The final nail (to date) in the coffin of English freedom is the devolution settlement which granted power to parliaments or assemblies in Scotland, Northern Ireland and Wales whilst denying England any such privilege. The English were left with no political voice , while watching vast amounts of English taxpayers’ money being shipped to the Celtic Fringe (around £16 billion pa at present) and MPs from non-English seats making laws for England which would not apply in their own constituencies.
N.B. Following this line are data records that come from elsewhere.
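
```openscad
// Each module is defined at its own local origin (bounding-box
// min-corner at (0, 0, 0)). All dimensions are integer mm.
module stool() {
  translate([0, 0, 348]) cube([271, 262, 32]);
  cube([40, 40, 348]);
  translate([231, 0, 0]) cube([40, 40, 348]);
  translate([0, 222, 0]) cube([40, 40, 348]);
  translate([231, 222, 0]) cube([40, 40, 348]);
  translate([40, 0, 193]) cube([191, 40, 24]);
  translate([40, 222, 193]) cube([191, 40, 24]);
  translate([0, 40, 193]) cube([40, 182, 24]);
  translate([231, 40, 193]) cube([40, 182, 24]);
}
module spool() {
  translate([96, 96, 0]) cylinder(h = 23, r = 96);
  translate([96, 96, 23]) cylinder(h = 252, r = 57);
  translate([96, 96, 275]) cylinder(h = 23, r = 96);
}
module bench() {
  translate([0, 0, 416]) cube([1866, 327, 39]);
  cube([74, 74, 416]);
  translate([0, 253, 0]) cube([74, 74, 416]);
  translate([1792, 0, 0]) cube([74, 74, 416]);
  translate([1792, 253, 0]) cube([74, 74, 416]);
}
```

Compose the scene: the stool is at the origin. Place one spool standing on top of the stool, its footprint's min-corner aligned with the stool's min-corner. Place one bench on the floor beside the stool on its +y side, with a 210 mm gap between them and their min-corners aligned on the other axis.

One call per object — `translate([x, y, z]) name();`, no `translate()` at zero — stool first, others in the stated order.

stool();
translate([0, 0, 380]) spool();
translate([0, 472, 0]) bench();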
The upshot of sixty years of gradual squeezing of English freedoms is that an English man or woman may no longer say what they thing about race, immigration, sexual equality or sexual predilection without at least risking the loss of their employment and quite possibly being subject to criminal prosecution; employers live in fear of any member of an ethnic minority, woman or gay suing for sexual or racial discrimination; political correctness is the watchword of anyone in public life and history has become next to dead as a meaningful subject in English schools because all the parts which would embarrass immigrants or make them feel excluded from “our island story” have been excised from the curriculum.
That is the sad state of the once free-born Englishman. Is he gone for ever? Not yet, but in another generation or two he probably will be lost forever. We can revive the mentality provided we act now. The first necessity is to leave the EU and throw off any other treaty restraints which undermine democratic control. After that the stripping out of political correctness from our legal system and institutions can begin; mass immigration be ended; a judicious protection for vital industries introduced and the pandering to minorities cease. That will provide the soil in which English freedom can revive.